Nowhere is that more evident than at a CVS pharmacy located in Union.
Pharmacy Manager Oluwaseun Oke said he and the staff have been overwhelmed by the kind gestures they have received from those coming into the store.
And it’s more than just the food and the “Thank You” cards that seem to arrive daily. It’s the stories they hear while giving the vaccine.
“It’s been really rewarding,” Oke said. “On a day-to-day basis, I can’t tell you how many people cry with joy, gives us the biggest smile or just tell their whole backstory.
“I’ve lost count people who have told me they haven’t been out of the house for months and that we are a life-saver for them.”
Oke, who started at CVS as a pharmacy tech before heading to pharmacy school, has been with CVS for just under six years. He has been the store manager at the Union location for about nine months. The program, he said, has helped him build a connection with the community.
“It has changed everything,” he said. “When you come into a store where no one knows you, it can be tough. Especially at this location, where we have a lot of customers who grew up in this town and have been coming here 20-30 years.
“This situation has allowed me to bond with customers at a faster rate — even over something as bad as COVID has been.”
Oke recognizes the seriousness of the pandemic, especially in the community where his store is. COVID has disproportionately impacted people of color. It’s one of the reasons he’s so grateful to do what he does.

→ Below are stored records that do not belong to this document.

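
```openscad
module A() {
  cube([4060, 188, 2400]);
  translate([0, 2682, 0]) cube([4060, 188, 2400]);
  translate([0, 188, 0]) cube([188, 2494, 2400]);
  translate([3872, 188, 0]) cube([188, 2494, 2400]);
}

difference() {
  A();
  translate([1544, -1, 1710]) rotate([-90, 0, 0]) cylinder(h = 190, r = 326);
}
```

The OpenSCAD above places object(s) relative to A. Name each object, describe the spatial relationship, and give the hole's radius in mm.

A is a house frame. The house frame has a circular hole through its front wall. The hole's radius is 326 mm.

The subtracted cylinder has r = 326 mm.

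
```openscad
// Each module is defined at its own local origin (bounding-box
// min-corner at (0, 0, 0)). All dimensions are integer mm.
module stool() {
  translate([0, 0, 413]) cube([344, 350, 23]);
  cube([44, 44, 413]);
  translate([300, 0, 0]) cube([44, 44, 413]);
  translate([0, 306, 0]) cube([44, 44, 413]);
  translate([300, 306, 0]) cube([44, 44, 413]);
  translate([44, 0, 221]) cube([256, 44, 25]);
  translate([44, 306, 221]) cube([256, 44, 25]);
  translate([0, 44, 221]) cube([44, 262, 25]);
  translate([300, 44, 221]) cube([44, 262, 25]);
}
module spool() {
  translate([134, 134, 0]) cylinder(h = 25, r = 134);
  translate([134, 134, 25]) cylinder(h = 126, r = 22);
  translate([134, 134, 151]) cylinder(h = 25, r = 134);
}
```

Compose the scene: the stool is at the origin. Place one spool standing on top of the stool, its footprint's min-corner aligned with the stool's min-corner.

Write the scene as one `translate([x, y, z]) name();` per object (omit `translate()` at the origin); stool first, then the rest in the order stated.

stool();
translate([0, 0, 436]) spool();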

“My location is predominately serving patients who are considered high-risk,” he said. “They are 65 and older and/or from underserved communities. We have a number of African American and Hispanic patients. So, a chance to get the vaccine to these communities is just amazing.
“Being that person who can make their day better has been really rewarding, because it’s exciting to see that they come in nervous and leave really happy.”
It’s the reason Oke and his crew often pick up extra shifts to get the vaccine to their community. Oke said it is there way of giving back. And their turn to do so.
“This is our chance to kind of join in the fight,” he said. “Here’s my stance: The reason I went into the profession was because I wanted to make a difference. That’s usually a vague thing. Not now. This is a once-in-a-lifetime opportunity.
“So, if that means picking up an extra shift or working extra just to help, it’s my way of contributing to the fight. A lot of doctors and nurses in the hospitals did their thing when the rates were going up last spring, working nonstop for two or three weeks at a time. So, for us, in an outpatient setting, working a little more is our way of contributing to the fight and showing our commitment to the community.”